To trace the Python calls, you have to have the PID that you wish to attach to. As subscription-manager is pretty quick at execution, I use
ps in one terminal to quickly grab the PID and then after starting:
[root@rhel-81 ~]# subscription-manager list --available
I quickly switch and run in another terminal:
[karl1@rhel-81 tools]$ sudo ./pythoncalls 13746 Tracing calls in process 13746 (language: python)... Ctrl-C to quit.

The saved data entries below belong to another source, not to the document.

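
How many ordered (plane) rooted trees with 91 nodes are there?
C_90 = 1000134600800354781929399250536541864362461089950800

These ordered rooted trees are counted by the Catalan number C_n = (1/(n + 1)) · C(2n, n). For n = 90: C_90 = (1/91) · C(180, 90) = 91012248672832285155575331798825309656983959185522800/91 = 1000134600800354781929399250536541864362461089950800.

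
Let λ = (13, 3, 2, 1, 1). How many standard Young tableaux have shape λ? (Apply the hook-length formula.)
# SYT of shape (13, 3, 2, 1, 1) = 1630200

Hook-length formula: f^λ = n! / Π hook(c), product over all cells c of the Young diagram. For λ = (13, 3, 2, 1, 1), n = 20 boxes. Hook lengths by row (left-to-right, top-to-bottom): [17, 14, 12, 10, 9, 8, 7, 6, 5, 4, 3, 2, 1]; [6, 3, 1]; [4, 1]; [2]; [1]. Product of hooks = 1492394803200. So f^λ = 20! / 1492394803200 = 2432902008176640000 / 1492394803200 = 1630200.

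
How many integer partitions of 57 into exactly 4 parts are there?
p(57, 4 parts) = 1350

Partitions of n into exactly k parts are in bijection with partitions of n − k into at most k parts (subtract 1 from each part). So p(57, exactly 4) = p(53, parts ≤ 4). Computing via the recurrence p(m, j) = p(m, j−1) + p(m−j, j) gives 1350.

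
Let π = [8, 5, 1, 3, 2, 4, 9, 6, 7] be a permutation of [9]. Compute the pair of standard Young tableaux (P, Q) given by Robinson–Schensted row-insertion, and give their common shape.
P = [1, 2, 4, 6, 7] / [3, 9] / [5] / [8];  Q = [1, 4, 6, 7, 9] / [2, 8] / [3] / [5];  common shape = (5, 2, 1, 1)

Row-insert the values π_1, π_2, … into P one at a time, bumping the leftmost entry strictly greater than the inserted value down to the next row. The recording tableau Q records, in position (i, j), the step at which that cell was added to P.
  Insert 8 (step 1): P = [8];  Q = [1]
  Insert 5 (step 2): P = [5] / [8];  Q = [1] / [2]
  Insert 1 (step 3): P = [1] / [5] / [8];  Q = [1] / [2] / [3]
  Insert 3 (step 4): P = [1, 3] / [5] / [8];  Q = [1, 4] / [2] / [3]
  Insert 2 (step 5): P = [1, 2] / [3] / [5] / [8];  Q = [1, 4] / [2] / [3] / [5]
  Insert 4 (step 6): P = [1, 2, 4] / [3] / [5] / [8];  Q = [1, 4, 6] / [2] / [3] / [5]
  Insert 9 (step 7): P = [1, 2, 4, 9] / [3] / [5] / [8];  Q = [1, 4, 6, 7] / [2] / [3] / [5]
  Insert 6 (step 8): P = [1, 2, 4, 6] / [3, 9] / [5] / [8];  Q = [1, 4, 6, 7] / [2, 8] / [3] / [5]
  Insert 7 (step 9): P = [1, 2, 4, 6, 7] / [3, 9] / [5] / [8];  Q = [1, 4, 6, 7, 9] / [2, 8] / [3] / [5]
Final shape: (5, 2, 1, 1).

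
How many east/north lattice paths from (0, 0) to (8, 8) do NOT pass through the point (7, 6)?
Number of paths = 7722

Total paths from (0, 0) to (8, 8): C(16, 8) = 12870. Paths through (7, 6): (paths (0, 0) → (7, 6)) × (paths (7, 6) → (8, 8)) = C(13, 7) · C(3, 1) = 1716 · 3 = 5148. Avoidance count = 12870 − 5148 = 7722.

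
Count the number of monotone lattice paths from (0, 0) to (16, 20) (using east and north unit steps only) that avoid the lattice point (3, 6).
Number of paths = 5622974910

Total paths from (0, 0) to (16, 20): C(36, 16) = 7307872110. Paths through (3, 6): (paths (0, 0) → (3, 6)) × (paths (3, 6) → (16, 20)) = C(9, 3) · C(27, 13) = 84 · 20058300 = 1684897200. Avoidance count = 7307872110 − 1684897200 = 5622974910.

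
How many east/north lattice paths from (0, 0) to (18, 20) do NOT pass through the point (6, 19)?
Number of paths = 33575698310

Total paths from (0, 0) to (18, 20): C(38, 18) = 33578000610. Paths through (6, 19): (paths (0, 0) → (6, 19)) × (paths (6, 19) → (18, 20)) = C(25, 6) · C(13, 12) = 177100 · 13 = 2302300. Avoidance count = 33578000610 − 2302300 = 33575698310.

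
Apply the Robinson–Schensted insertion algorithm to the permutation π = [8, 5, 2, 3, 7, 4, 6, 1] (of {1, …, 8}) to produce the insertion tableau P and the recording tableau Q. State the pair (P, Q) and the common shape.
P = [1, 3, 4, 6] / [2, 7] / [5] / [8];  Q = [1, 4, 5, 7] / [2, 6] / [3] / [8];  common shape = (4, 2, 1, 1)

Row-insert the values π_1, π_2, … into P one at a time, bumping the leftmost entry strictly greater than the inserted value down to the next row. The recording tableau Q records, in position (i, j), the step at which that cell was added to P.
  Insert 8 (step 1): P = [8];  Q = [1]
  Insert 5 (step 2): P = [5] / [8];  Q = [1] / [2]
  Insert 2 (step 3): P = [2] / [5] / [8];  Q = [1] / [2] / [3]
  Insert 3 (step 4): P = [2, 3] / [5] / [8];  Q = [1, 4] / [2] / [3]
  Insert 7 (step 5): P = [2, 3, 7] / [5] / [8];  Q = [1, 4, 5] / [2] / [3]
  Insert 4 (step 6): P = [2, 3, 4] / [5, 7] / [8];  Q = [1, 4, 5] / [2, 6] / [3]
  Insert 6 (step 7): P = [2, 3, 4, 6] / [5, 7] / [8];  Q = [1, 4, 5, 7] / [2, 6] / [3]
  Insert 1 (step 8): P = [1, 3, 4, 6] / [2, 7] / [5] / [8];  Q = [1, 4, 5, 7] / [2, 6] / [3] / [8]
Final shape: (4, 2, 1, 1).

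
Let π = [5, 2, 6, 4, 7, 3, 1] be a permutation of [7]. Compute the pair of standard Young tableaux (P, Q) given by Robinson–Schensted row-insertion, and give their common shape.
P = [1, 3, 7] / [2, 6] / [4] / [5];  Q = [1, 3, 5] / [2, 4] / [6] / [7];  common shape = (3, 2, 1, 1)

Row-insert the values π_1, π_2, … into P one at a time, bumping the leftmost entry strictly greater than the inserted value down to the next row. The recording tableau Q records, in position (i, j), the step at which that cell was added to P.
  Insert 5 (step 1): P = [5];  Q = [1]
  Insert 2 (step 2): P = [2] / [5];  Q = [1] / [2]
  Insert 6 (step 3): P = [2, 6] / [5];  Q = [1, 3] / [2]
  Insert 4 (step 4): P = [2, 4] / [5, 6];  Q = [1, 3] / [2, 4]
  Insert 7 (step 5): P = [2, 4, 7] / [5, 6];  Q = [1, 3, 5] / [2, 4]
  Insert 3 (step 6): P = [2, 3, 7] / [4, 6] / [5];  Q = [1, 3, 5] / [2, 4] / [6]
  Insert 1 (step 7): P = [1, 3, 7] / [2, 6] / [4] / [5];  Q = [1, 3, 5] / [2, 4] / [6] / [7]
Final shape: (3, 2, 1, 1).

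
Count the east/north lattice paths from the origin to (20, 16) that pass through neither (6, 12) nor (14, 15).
Number of paths = 6729596370

Inclusion–exclusion. Total paths: C(36, 20) = 7307872110. Through P₁: C(18, 6)·C(18, 14) = 56805840. Through P₂: C(29, 14)·C(7, 6) = 542911320. Since P₁ is strictly southwest of P₂, a monotone path through both must visit P₁ then P₂; paths through both = C(18, 6)·C(11, 8)·C(7, 6) = 21441420. Avoid both = 7307872110 − 56805840 − 542911320 + 21441420 = 6729596370.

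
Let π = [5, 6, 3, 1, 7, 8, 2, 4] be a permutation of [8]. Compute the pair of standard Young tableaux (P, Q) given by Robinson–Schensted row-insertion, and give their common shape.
P = [1, 2, 4, 8] / [3, 6, 7] / [5];  Q = [1, 2, 5, 6] / [3, 7, 8] / [4];  common shape = (4, 3, 1)

Row-insert the values π_1, π_2, … into P one at a time, bumping the leftmost entry strictly greater than the inserted value down to the next row. The recording tableau Q records, in position (i, j), the step at which that cell was added to P.
  Insert 5 (step 1): P = [5];  Q = [1]
  Insert 6 (step 2): P = [5, 6];  Q = [1, 2]
  Insert 3 (step 3): P = [3, 6] / [5];  Q = [1, 2] / [3]
  Insert 1 (step 4): P = [1, 6] / [3] / [5];  Q = [1, 2] / [3] / [4]
  Insert 7 (step 5): P = [1, 6, 7] / [3] / [5];  Q = [1, 2, 5] / [3] / [4]
  Insert 8 (step 6): P = [1, 6, 7, 8] / [3] / [5];  Q = [1, 2, 5, 6] / [3] / [4]
  Insert 2 (step 7): P = [1, 2, 7, 8] / [3, 6] / [5];  Q = [1, 2, 5, 6] / [3, 7] / [4]
  Insert 4 (step 8): P = [1, 2, 4, 8] / [3, 6, 7] / [5];  Q = [1, 2, 5, 6] / [3, 7, 8] / [4]
Final shape: (4, 3, 1).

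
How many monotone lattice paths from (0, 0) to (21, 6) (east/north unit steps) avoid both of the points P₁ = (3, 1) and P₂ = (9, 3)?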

Once subscription-manager completes, I Ctrl-C pythoncalls and then here is the type of output that I get. I’m only showing the most called items here as there is a lot of output:
/usr/lib64/python3.6/site-packages/subscription_manager/printing_utils.py.ljust_wide 574 /usr/lib/python3.6/site-packages/dateutil/tz/tz.py._naive_is_dst 858 /usr/lib/python3.6/site-packages/dateutil/tz/tz.py._datetime_to_timestamp 858 /usr/lib/python3.6/site-packages/dateutil/parser.py.get_token 1165 /usr/lib/python3.6/site-packages/dateutil/parser.py.__next__ 1165 /usr/lib/python3.6/site-packages/dateutil/parser.py.isword 1172 /usr/lib64/python3.6/http/client.py._get_chunk_left 1627 /usr/lib64/python3.6/http/client.py._read_next_chunk_size 1627 /usr/lib64/python3.6/site-packages/subscription_manager/printing_utils.py.highlight_by_filter_string_columnize_cb 1696 /usr/lib64/python3.6/site-packages/subscription_manager/printing_utils.py.format_name 2267 /usr/lib/python3.6/site-packages/dateutil/parser.py.isnum 2403 /usr/lib64/python3.6/site-packages/subscription_manager/printing_utils.py.add_line 2420 /usr/lib64/python3.6/http/client.py._safe_read 3252 /usr/lib/python3.6/site-packages/dateutil/parser.py.<genexpr> 9861 /usr/lib64/python3.6/site-packages/subscription_manager/unicode_width.py.textual_width 21235 /usr/lib64/python3.6/site-packages/subscription_manager/unicode_width.py._interval_bisearch 124358 /usr/lib64/python3.6/site-packages/subscription_manager/unicode_width.py._ucp_width 124358 /usr/lib64/python3.6/site-packages/subscription_manager/unicode_width.py.<genexpr> 145593
I did just barely get this attached to the process in time, so a large part of what the program was doing was printing to the screen; we can see that there are a significant number of calls in this stack around printing text to the console. We know this as this is what subscription manager’s
printing_utils.py library does.
bcc-tools provides a number of easy to use tools that allow you to quickly gain insight into the performance of your system with minimal efforts. As these tools maintain minimal overhead, their design fits well with the demands of modern production workloads. We encourage you to install the package and familiarize yourself with
bcc-tools as it is now fully supported on x86_64!